Timescales, in Terry Nation Evolution, are flexible: you can speed a species (or, indeed, a single organism) through its pre-programmed evolutionary stages by applying a stimulus (usually radiation, but hey, it was the sixties). Or it could take millions of years. But the distinctive feature of Terry Nation Evolution isn’t anything to do with how quickly it happens, it’s to do with this idea lf pre-programmed stages that a species is destined to go through until its ‘final form’.

Anyway I only mention it because it’s quite a weird specific misunderstanding of evolution that I thought was unique to Terry Nation, so to discover that it was also held by someone else at roughly the same time makes me wonder if there was a common source.

Or maybe ideas have pre-programmed stages that they go through, and this is the final form of the idea of evolution.

Saturday, 23 April, 2022

Blogger postodave said...

Thanks SK, that's really interesting. It is an idea that seems to be there. I remember hearing this kind of thing talked about years ago. For example people would say, 'human beings only use about one tenth of their brain, but maybe that is there because it will be needed in the future.' That kind of idea must come from somewhere. And it also seems to be present is this https://www.youtube.com/watch?v=WNxLjniK5mM&t=420s

Saturday, 23 April, 2022

Blogger Unknown said...

The Tomorrow People are clearly the same sort of folks as in John Wyndham's The Chrysalids, which surely just about every school-age child of that era had read?

At least, that is certainly what I thought.


Having worked in media, I would be leery of assuming that anything depicted on screen represents what "writer/producer X believes." It is more likely to represent "the minimum required to resolve an episode in dramatic fashion within a highly budget-constrained amount of spoken lines, after multiple rewrites were made to reduce the length of the script's final draft."

Thursday, 05 May, 2022

Blogger Andrew Rilstone said...

I think the Tomorrow People was pitched younger than John Wyndam; although Village of the D..Cursed was quite often shown on TV.

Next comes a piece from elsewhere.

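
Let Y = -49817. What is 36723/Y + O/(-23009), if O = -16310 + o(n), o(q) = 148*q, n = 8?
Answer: -91427565/1146239353 ≈ -0.079763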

I think there was a certain amount of autonomy for low budget TV productions in the 1970s -- we know that Monty Python (on the one hand) and Oliver Postgate (on the other) pretty much got to do whatever they liked. Roger Price certainly had some Beliefs -- he did a kids comedy series called You Must Be Joking which was largely pie-in-the-face slapstick but which smuggled a certain amount of Little Red Schoolbook radicalism under the radar. And one of the novels spends some time explaining what a good idea Progressive Schools were. But I am sure you are right that there is a lot of compromise involved in making a TV show, and it would be wrong to assume that (say) Star Trek existed mainly to make points about communism and civil rights.